The shortage of primary care doctors in Texas deteriorated sharply during the pandemic, and a rural family doctor pleaded with state legislators to take action.
Dr. Adrian Billings is the Chief Medical Officer of Preventive Health Care Services, which has clinics in Alpine, Marfa and Presidio. He is a primary care doctor, but there are not enough doctors near Big Bend.
“There is now a family doctor in the Big Bend area who can treat 5,000 patients. This is a delay in care,” Billings told the Texas State Assembly’s House Public Health Committee this fall. "This means patients with worsening conditions, which means more expensive or higher care costs. This means lower productivity. This means more deaths."
The Federal Government’s Health Resources and Services Administration classifies areas with less than one primary care provider for every 3,500 residents as areas with a shortage of health professionals or HPSA.
Big Bend is definitely a kind of HPSA, but according to research done by the American Public Media Research Laboratory, Big Bend is not unique in Texas—the pandemic is not helpful.
“In 2019, 129 of the 254 counties in Texas were identified as areas with a shortage of primary care providers. Katherine Sypher, a data journalism researcher at the APM Research Laboratory, said: “As of July 2021, this number has jumped To 228. As a result, 99 counties were added. "
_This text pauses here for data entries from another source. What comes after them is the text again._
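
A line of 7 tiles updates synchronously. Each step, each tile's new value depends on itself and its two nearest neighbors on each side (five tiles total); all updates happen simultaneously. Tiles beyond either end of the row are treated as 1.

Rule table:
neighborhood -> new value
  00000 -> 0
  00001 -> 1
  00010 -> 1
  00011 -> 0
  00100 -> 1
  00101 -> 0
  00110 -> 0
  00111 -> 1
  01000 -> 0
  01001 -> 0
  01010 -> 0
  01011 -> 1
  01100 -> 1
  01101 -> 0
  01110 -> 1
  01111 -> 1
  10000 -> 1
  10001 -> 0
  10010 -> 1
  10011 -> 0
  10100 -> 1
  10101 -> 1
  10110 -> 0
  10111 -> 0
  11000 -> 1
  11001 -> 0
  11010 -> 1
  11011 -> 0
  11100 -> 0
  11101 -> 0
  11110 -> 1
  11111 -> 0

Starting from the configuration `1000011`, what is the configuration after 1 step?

0111011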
Sypher said: "There are only five counties in Texas that have not experienced a major shortage of primary care doctors, four of which are metropolitan. Therefore, it is also important to note that many counties in Texas are experiencing these shortages. It’s in the countryside, and there was a shortage of healthcare providers from the beginning."
Back in the Alps, Billings said that before the COVID, the shortage of primary care doctors was difficult to solve, but the epidemic was a heavy blow.
“Since February of this year, this area has lost five doctors; four family doctors are the only pediatricians in the area. We have lost a nurse practitioner, we have lost a doctor’s assistant,” he said. “As a result, there are seven primary care providers in the region, which account for more than 50% of our doctor’s workforce and cover a vast area of 12,000 square miles that we serve approximately 25,000 people.”
Billings said that providing medical services to areas like Big Bend is a team effort, but they don't have a deep bench. When the team is overwhelmed, none of them can substitute.
"Sometimes, we have to close our behavioral health service hotline, dental service hotline and primary health care service hotline in order to focus on mass vaccination days because that workbench is empty," he said.
This has implications for people who need to ask a doctor for a COVID test or anything.
"We have now made an appointment for three weeks. As the next available appointment in our practice, some patients need to see a doctor, they need to see a doctor today. And you know that we are doing our best to try to squeeze them in, and we tend to overbook ourselves ."
On July 5, due to a shortage of delivery nurses, the Big Bend Regional Medical Center had to temporarily close the only delivery department between El Paso and Del Rio—they were more than 400 miles apart.
Billings said that it is this pressure that has driven some primary care doctors out of this field-the pressure to work so hard and still not be able to provide the care needed by the community.
He said: "The primary care system in our health care system is currently under tremendous pressure trying to deal with COVID, but in the next few years, the epidemic of these chronic diseases may have unintended consequences." "Not to mention our health care. Staff burnout."
Rural Texans’ access to medical care is also reduced by the lack of medical insurance. According to data from APM Research Laboratories, Texas has the highest uninsured rate of any state, and nearly one-fifth of its residents are uninsured. One reason is that Texas is one of only 12 states that refuse to expand Medicaid under the Affordable Care Act. This has led to the closure of rural hospitals, which Billings said has exacerbated the shortage of primary care doctors.
"I think the lack of an expanded Medicaid program in Texas is one of the important reasons why doctors-especially your primary care (physician)-left the state or just retired," he said.
Billings proposed what he called the Texas Rural Health Education Center
"The center will become an excellent training center for educating rural healthcare students, nurses, doctors, senior clinicians, pharmacists, social workers, behavioral health workers, and public health professionals that are sorely lacking in rural communities," He said.
If something does not change, the outlook will be bleak. In May 2020, at the beginning of the pandemic, the U.S. Department of Health Services predicted that the number of family doctors in shortage may increase from just over 1,000 in 2018 to nearly 2,500 in 2032.
However, Billings does not believe that these numbers are set in stone. Or at least they shouldn't, as he told the Texas State Assembly House Public Health Committee in October.
"Because of the inability to obtain medical services in their own communities, the rural zip codes of Texans should not be a risk factor for their health."